Пучковская никогда не простаивает операцию на одном месте: она часто переходит у изголовья больного, выбирая точку, с которой удобнее работать.
Из-за этого она, кстати, не большая поклонница операционного микроскопа: больной вмонтирован в микроскоп, хирург прикован к месту и, в случае осложнений, скован. В некоторых операциях она, конечно, пользуется микроскопом, но только для определенного этапа операции. Обычно же довольствуется своей «стрекозкой»: два продолговатые стеклышка, стоящие и блестящие в воздухе перед глазами на двух стерженьках, протянувшихся от переносья пустой очечной оправы. «Стрекозка» увеличивает в два раза.
(А с другой стороны, операционный микроскоп теперь символ прогресса, так что ничего не поделаешь: любить хоть не люби, да почаще взглядывай!)
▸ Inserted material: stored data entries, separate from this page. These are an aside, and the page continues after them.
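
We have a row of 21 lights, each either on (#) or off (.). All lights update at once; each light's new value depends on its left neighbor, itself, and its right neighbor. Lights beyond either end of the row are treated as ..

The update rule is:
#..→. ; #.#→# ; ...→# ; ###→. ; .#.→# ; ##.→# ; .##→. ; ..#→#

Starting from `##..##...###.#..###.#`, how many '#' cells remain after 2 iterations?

.#.#.#.##..###.#..###
#######.#.#..###.#..#
count of #: 14

14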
Поискала место. Вернулась, пристроилась, облокотилась.
— Так, хорошо.
Глядя сейчас на ее работу, я, наконец, вспоминаю слово, которое в таком ходу, но почему-то раньше не являлось: виртуозно. Как виртуозна ее работа!
Как хотела бы она скрыть от самой себя, что операция ей не по душе!
Но что же именно: эта сегодняшняя операция — почти без надежды — или вообще аллопластика?..
Подкрался и вдруг стал явствен стремительный темп операции.
— Дайте трепан.
Дали трепан из самых малых по диаметру режущей коронки.
Ставит его на роговицу. Покручивая трубочку в пальцах, прорезает отверстие в центре. Трепанация бельма.
— Полить.
Отдала трепан.
— Ножницы — быстро!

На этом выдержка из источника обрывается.